Na corrida, as dificuldades de aquecimento da Ferrari continuaram, com Vettel perdendo muito tempo para as Mercedes nas primeiras voltas e Leclerc perdendo duas posições na largada por estar com os médios. Mas, após a dificuldade inicial, Charles e Pierre Gasly mostraram que o médio sreia o melhor composto do domingo – o monegasco foi décimo para quinto e o francês, do pitlane para sexto em apenas 11 voltas!

Foi quando a Ferrari chamou Vettel e abriu a rodada de pit stops na frente, obrigando a Mercedes a reagir. Mesmo neste momento, a dobradinha não estava garantida porque Bottas e Hamilton tinham que evitar que Leclerc estivesse na janela de SC – ou seja, diminuir a diferença para o monegasco, que teria que ficar mais tempo na pista do que o planejado devido ao péssimo rendimento dos macios, a fim de evitar que, no caso de um SC, ele conseguisse parar e manter a ponta.

Os pneus de Leclerc começaram a mostrar sinais de que estavam acabando perto da volta 30, com mais de 20 para o fim. E a Ferrari julgava, com base no primeiro stint muito ruim de Vettel, que seriam voltas demais. Eles acabaram esticando o stint um pouco demais, contudo, pois certamente o plano não era voltar atrás de Gasly, como aconteceu. Curiosamente, o ritmo do francês com médios naquele momento era muito melhor que o de Leclerc. Mas, na sinuca de bico em que se meteram, o erro foi de uma ou duas voltas no máximo. Simplesmente, não havia muito o que inventar.

Tendo sido instruídos a segurar o ritmo no meio do stint com os médios, pois não se sabia se eles chegariam bem ao final devido à antecipação dos pit stops, os pilotos da Mercedes foram novamente liberados nas voltas finais. Perguntei a Lewis Hamilton se a equipe intercedeu de alguma maneira na batalha e ele garantiu que não. Mas que Toto Wolff ficou aliviado quando o inglês pisou na sujeira na saída da curva 16 e deu uma escapada, no mesmo momento em que Bottas conseguia abrir o DRS ao dar uma volta em Russell, com certeza ficou.

2 Comments

  1. Juliane
    Excelente e esclarecedor comentário.
    O técnico de futebol Oto Glória, dizia que dependendo do resultado, você pode passar de bestial para besta.
    Se a Ferrari colocasse pneus duros para o Leclerc e ele tivesse um resultado bem melhor que o que teve, a tática seria bestial. Se fosse pior seria besta, como alguns estão dizendo.

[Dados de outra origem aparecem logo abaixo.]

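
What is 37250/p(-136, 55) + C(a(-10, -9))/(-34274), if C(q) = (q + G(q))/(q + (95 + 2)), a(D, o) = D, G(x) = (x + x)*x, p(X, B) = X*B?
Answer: -5553744335/1115207412 ≈ -4.9800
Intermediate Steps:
p(X, B) = B*X
G(x) = 2*x² (G(x) = (2*x)*x = 2*x²)
C(q) = (q + 2*q²)/(97 + q) (C(q) = (q + 2*q²)/(q + (95 + 2)) = (q + 2*q²)/(q + 97) = (q + 2*q²)/(97 + q))
37250/p(-136, 55) + C(a(-10, -9))/(-34274) = 37250/((55*(-136))) - 10*(1 + 2*(-10))/(97 - 10)/(-34274) = 37250/(-7480) - 10*(1 - 20)/87*(-1/34274) = 37250*(-1/7480) - 10*1/87*(-19)*(-1/34274) = -3725/748 + (190/87)*(-1/34274) = -3725/748 - 95/1490919 = -5553744335/1115207412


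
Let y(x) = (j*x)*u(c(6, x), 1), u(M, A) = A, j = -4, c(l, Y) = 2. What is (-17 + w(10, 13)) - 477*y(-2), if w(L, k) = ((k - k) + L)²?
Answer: -3733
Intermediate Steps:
w(L, k) = L² (w(L, k) = (0 + L)² = L²)
y(x) = -4*x (y(x) = -4*x*1 = -4*x)
(-17 + w(10, 13)) - 477*y(-2) = (-17 + 10²) - (-1908)*(-2) = (-17 + 100) - 477*8 = 83 - 3816 = -3733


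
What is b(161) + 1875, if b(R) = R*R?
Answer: 27796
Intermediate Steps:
b(R) = R**2
b(161) + 1875 = 161**2 + 1875 = 25921 + 1875 = 27796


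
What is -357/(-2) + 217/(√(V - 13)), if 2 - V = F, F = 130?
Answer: 357/2 - 217*I*√141/141 ≈ 178.5 - 18.275*I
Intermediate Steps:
V = -128 (V = 2 - 1*130 = 2 - 130 = -128)
-357/(-2) + 217/(√(V - 13)) = -357/(-2) + 217/(√(-128 - 13)) = -357*(-½) + 217/(√(-141)) = 357/2 + 217/((I*√141)) = 357/2 + 217*(-I*√141/141) = 357/2 - 217*I*√141/141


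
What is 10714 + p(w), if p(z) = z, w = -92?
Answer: 10622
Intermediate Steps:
10714 + p(w) = 10714 - 92 = 10622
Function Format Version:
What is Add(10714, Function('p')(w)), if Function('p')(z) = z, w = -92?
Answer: 10622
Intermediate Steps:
Add(10714, Function('p')(w)) = Add(10714, -92) = 10622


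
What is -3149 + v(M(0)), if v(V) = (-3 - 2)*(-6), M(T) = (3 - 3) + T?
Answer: -3119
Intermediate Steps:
M(T) = T (M(T) = 0 + T = T)
v(V) = 30 (v(V) = -5*(-6) = 30)
-3149 + v(M(0)) = -3149 + 30 = -3119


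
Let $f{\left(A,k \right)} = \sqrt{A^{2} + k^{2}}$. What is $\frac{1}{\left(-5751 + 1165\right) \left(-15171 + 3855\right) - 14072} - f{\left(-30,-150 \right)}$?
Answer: $\frac{1}{51881104} - 30 \sqrt{26} \approx -152.97$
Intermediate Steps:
$\frac{1}{\left(-5751 + 1165\right) \left(-15171 + 3855\right) - 14072} - f{\left(-30,-150 \right)} = \frac{1}{\left(-5751 + 1165\right) \left(-15171 + 3855\right) - 14072} - \sqrt{\left(-30\right)^{2} + \left(-150\right)^{2}} = \frac{1}{\left(-4586\right) \left(-11316\right) - 14072} - \sqrt{900 + 22500} = \frac{1}{51895176 - 14072} - \sqrt{23400} = \frac{1}{51881104} - 30 \sqrt{26}$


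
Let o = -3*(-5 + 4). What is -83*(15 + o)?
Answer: -1494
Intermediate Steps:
o = 3 (o = -3*(-1) = 3)
-83*(15 + o) = -83*(15 + 3) = -83*18 = -1494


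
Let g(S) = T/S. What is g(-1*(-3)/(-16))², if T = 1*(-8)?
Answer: 16384/9 ≈ 1820.4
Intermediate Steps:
T = -8
g(S) = -8/S
g(-1*(-3)/(-16))² = (-8/(-1*(-3)/(-16)))² = (-8/(3*(-1/16)))² = (-8/(-3/16))² = (-8*(-16/3))² = (128/3)² = 16384/9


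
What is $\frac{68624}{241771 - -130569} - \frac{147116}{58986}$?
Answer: $- \frac{6341164522}{2745355905} \approx -2.3098$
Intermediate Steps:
$\frac{68624}{241771 - -130569} - \frac{147116}{58986} = \frac{68624}{241771 + 130569} - \frac{73558}{29493} = \frac{68624}{372340} - \frac{73558}{29493} = 68624 \cdot \frac{1}{372340} - \frac{73558}{29493} = \frac{17156}{93085} - \frac{73558}{29493} = - \frac{6341164522}{2745355905}$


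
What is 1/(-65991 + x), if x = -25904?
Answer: -1/91895 ≈ -1.0882e-5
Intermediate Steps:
1/(-65991 + x) = 1/(-65991 - 25904) = 1/(-91895) = -1/91895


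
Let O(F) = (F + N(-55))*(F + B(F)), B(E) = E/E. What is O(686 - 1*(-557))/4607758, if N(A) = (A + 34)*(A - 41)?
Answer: 2027098/2303879 ≈ 0.87986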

    • Muito boa a análise! Estava conversando com um amigo justamente sobre isso (ele estava alegando que a Ferrari errou porque não quer ver Leclerc na frente de Vettel). Mas, parando pra analisar racionalmente “o que a Ferrari poderia fazer de diferente?”

      Vou recomendar sua análise pra ele assim que acabar de escrever esse comentário haha, certamente ele precisa ler isso, pois não consegui argumentar de forma tão clara.

      Sobre Toto Wolf, acho que ele realmente ficaria aliviado se Bottas cometesse um pequeno erro e a dobradinha acontecesse com Hamilton à frente… o sorriso amarelo dele no final da corrida (na hora que a câmera pega o rosto dele após a bandeirada) é nítido.

      Um abraço, Julianne, obrigado pelo texto!